The World Economic Forum’s human rights council report issued on Monday, warns that tech companies might risk tougher regulations by governments to limit freedom of speech if they do not stem the publishing of violent content by Islamic State and the spread of misinformation.

The report urged tech companies to employ thorough monitoring on their services, and “assume a more active self-governance rule,” recommending that tech firms must apply more rigorous rules.

This report comes before the three tech giants Facebook, Twitter and Google, testify before a U.S. congressional committee in November about using their platforms for spreading political misinformation during the 2016 presidential elections.

The use of tech platforms and tools has helped the Islamic State spread its agenda and attract recruits. Digital propaganda motivated more than 30,000 people to journey thousands of miles to join IS, according to a report published by Wired, a magazine published in print and online editions, that focuses on how emerging technologies affect culture, the economy, and politics.

“ISIS’s supporters embraced new social media platforms and encrypted communications tools to compensate for law enforcement and platform owner actions against ISIS since June 2014,” the Institute for the Study of War said in its report “The Virtual  Caliphate.”

Silicon Valley tech companies convened last August with representatives from the tech industry, government and non-governmental organizations in the first Global Internet Forum to Counter Terrorism. The forum was formed by Facebook, Microsoft, Twitter and YouTube.

The meeting focused on how participating parties can cooperate to block the spread of terrorism and violent extremism using tech platforms and services.

In the past year, social media companies edited and updated their user guidelines to address such sensitive topics as extremism and terrorism, death, war and sexual abuse.

In August 2016, Twitter announced that it suspended 360,000 accounts for violating the company’s prohibition on violent threats and the promotion of terrorism.
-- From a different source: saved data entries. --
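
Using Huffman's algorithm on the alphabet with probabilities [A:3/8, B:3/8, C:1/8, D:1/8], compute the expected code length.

Huffman tree construction:
Combine smallest probabilities repeatedly
Resulting codes:
  A: 11 (length 2)
  B: 0 (length 1)
  C: 100 (length 3)
  D: 101 (length 3)
Average length = Σ p(s) × length(s) = 1.8750 bits


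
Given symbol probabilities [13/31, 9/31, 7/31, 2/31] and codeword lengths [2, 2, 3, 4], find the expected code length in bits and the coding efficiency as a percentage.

Average length L = Σ p_i × l_i = 2.3548 bits
Entropy H = 1.7837 bits
Efficiency η = H/L × 100% = 75.74%


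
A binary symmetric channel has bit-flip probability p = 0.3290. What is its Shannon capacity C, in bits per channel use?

For BSC with error probability p:
C = 1 - H(p) where H(p) is binary entropy
H(0.3290) = -0.3290 × log₂(0.3290) - 0.6710 × log₂(0.6710)
H(p) = 0.9139
C = 1 - 0.9139 = 0.0861 bits/use


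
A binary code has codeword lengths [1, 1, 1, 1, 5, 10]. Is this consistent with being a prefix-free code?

Kraft inequality: Σ 2^(-l_i) ≤ 1 for prefix-free code
Calculating: 2^(-1) + 2^(-1) + 2^(-1) + 2^(-1) + 2^(-5) + 2^(-10)
= 0.5 + 0.5 + 0.5 + 0.5 + 0.03125 + 0.0009765625
= 2.0322
Since 2.0322 > 1, prefix-free code does not exist


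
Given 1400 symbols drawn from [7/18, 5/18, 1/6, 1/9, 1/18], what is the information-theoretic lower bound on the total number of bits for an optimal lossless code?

Entropy H = 2.0579 bits/symbol
Minimum bits = H × n = 2.0579 × 1400
= 2881.09 bits


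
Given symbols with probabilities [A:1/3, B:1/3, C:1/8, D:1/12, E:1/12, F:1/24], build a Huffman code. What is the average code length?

Huffman tree construction:
Combine smallest probabilities repeatedly
Resulting codes:
  A: 10 (length 2)
  B: 11 (length 2)
  C: 011 (length 3)
  D: 001 (length 3)
  E: 010 (length 3)
  F: 000 (length 3)
Average length = Σ p(s) × length(s) = 2.3333 bits


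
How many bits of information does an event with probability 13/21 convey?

Information content I(x) = -log₂(p(x))
I = -log₂(13/21) = -log₂(0.6190)
I = 0.6919 bits


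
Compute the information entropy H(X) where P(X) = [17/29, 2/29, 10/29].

H(X) = -Σ p(x) log₂ p(x)
  -17/29 × log₂(17/29) = 0.4517
  -2/29 × log₂(2/29) = 0.2661
  -10/29 × log₂(10/29) = 0.5297
H(X) = 1.2474 bits


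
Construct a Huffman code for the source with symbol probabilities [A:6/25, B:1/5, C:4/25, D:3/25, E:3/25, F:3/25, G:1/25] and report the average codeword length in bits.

Huffman tree construction:
Combine smallest probabilities repeatedly
Resulting codes:
  A: 01 (length 2)
  B: 00 (length 2)
  C: 110 (length 3)
  D: 1111 (length 4)
  E: 100 (length 3)
  F: 101 (length 3)
  G: 1110 (length 4)
Average length = Σ p(s) × length(s) = 2.7200 bits


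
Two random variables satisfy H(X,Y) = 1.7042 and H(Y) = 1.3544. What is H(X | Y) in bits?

Chain rule: H(X,Y) = H(X|Y) + H(Y)
H(X|Y) = H(X,Y) - H(Y) = 1.7042 - 1.3544 = 0.3498 bits


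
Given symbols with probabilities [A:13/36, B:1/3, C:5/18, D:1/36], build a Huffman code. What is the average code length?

Huffman tree construction:
Combine smallest probabilities repeatedly
Resulting codes:
  A: 0 (length 1)
  B: 11 (length 2)
  C: 101 (length 3)
  D: 100 (length 3)
Average length = Σ p(s) × length(s) = 1.9444 bits


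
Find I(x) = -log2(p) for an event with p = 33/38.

Information content I(x) = -log₂(p(x))
I = -log₂(33/38) = -log₂(0.8684)
I = 0.2035 bits


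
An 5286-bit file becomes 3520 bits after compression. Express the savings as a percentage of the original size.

Space savings = (1 - Compressed/Original) × 100%
= (1 - 3520/5286) × 100%
= 33.41%


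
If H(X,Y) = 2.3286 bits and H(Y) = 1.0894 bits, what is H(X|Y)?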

Twitter added that although there is no “one magic algorithm for identifying terrorist content on the internet, they will continue to utilize other forms of technology and expanded its partnerships with organizations working to counter violent extremism (CVE) online.”
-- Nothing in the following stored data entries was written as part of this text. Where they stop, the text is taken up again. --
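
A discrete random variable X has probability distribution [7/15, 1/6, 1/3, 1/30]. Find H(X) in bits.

H(X) = -Σ p(x) log₂ p(x)
  -7/15 × log₂(7/15) = 0.5131
  -1/6 × log₂(1/6) = 0.4308
  -1/3 × log₂(1/3) = 0.5283
  -1/30 × log₂(1/30) = 0.1636
H(X) = 1.6358 bits


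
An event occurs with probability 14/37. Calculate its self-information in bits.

Information content I(x) = -log₂(p(x))
I = -log₂(14/37) = -log₂(0.3784)
I = 1.4021 bits


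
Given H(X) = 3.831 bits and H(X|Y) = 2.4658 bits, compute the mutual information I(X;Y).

I(X;Y) = H(X) - H(X|Y)
I(X;Y) = 3.831 - 2.4658 = 1.3652 bits


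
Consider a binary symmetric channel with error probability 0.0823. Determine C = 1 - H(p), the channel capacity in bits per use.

For BSC with error probability p:
C = 1 - H(p) where H(p) is binary entropy
H(0.0823) = -0.0823 × log₂(0.0823) - 0.9177 × log₂(0.9177)
H(p) = 0.4102
C = 1 - 0.4102 = 0.5898 bits/use


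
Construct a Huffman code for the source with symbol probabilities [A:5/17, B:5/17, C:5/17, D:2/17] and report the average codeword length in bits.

Huffman tree construction:
Combine smallest probabilities repeatedly
Resulting codes:
  A: 01 (length 2)
  B: 10 (length 2)
  C: 11 (length 2)
  D: 00 (length 2)
Average length = Σ p(s) × length(s) = 2.0000 bits


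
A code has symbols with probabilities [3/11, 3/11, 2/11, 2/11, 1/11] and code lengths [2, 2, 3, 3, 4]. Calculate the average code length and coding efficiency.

Average length L = Σ p_i × l_i = 2.5455 bits
Entropy H = 2.2313 bits
Efficiency η = H/L × 100% = 87.66%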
Last August, Google’s YouTube announced joining efforts with more than 15 additional expert NGOs and institutions to help the company better identify content that is being used to radicalize and recruit extremists.

“We’ll soon be applying tougher treatment to videos that aren’t illegal but have been flagged by users as potential violations of our policies on hate speech and violent extremism,” YouTube said.

In a speech for the Global Coalition on March 22 in Washington D.C., Secretary of State Rex Tillerson said: “We must break ISIS’s ability to spread its message and recruit new followers online. A digital caliphate must not flourish in the place of a physical one.”

“We must fight ISIS online as aggressively as we would on the ground,” Tillerson said.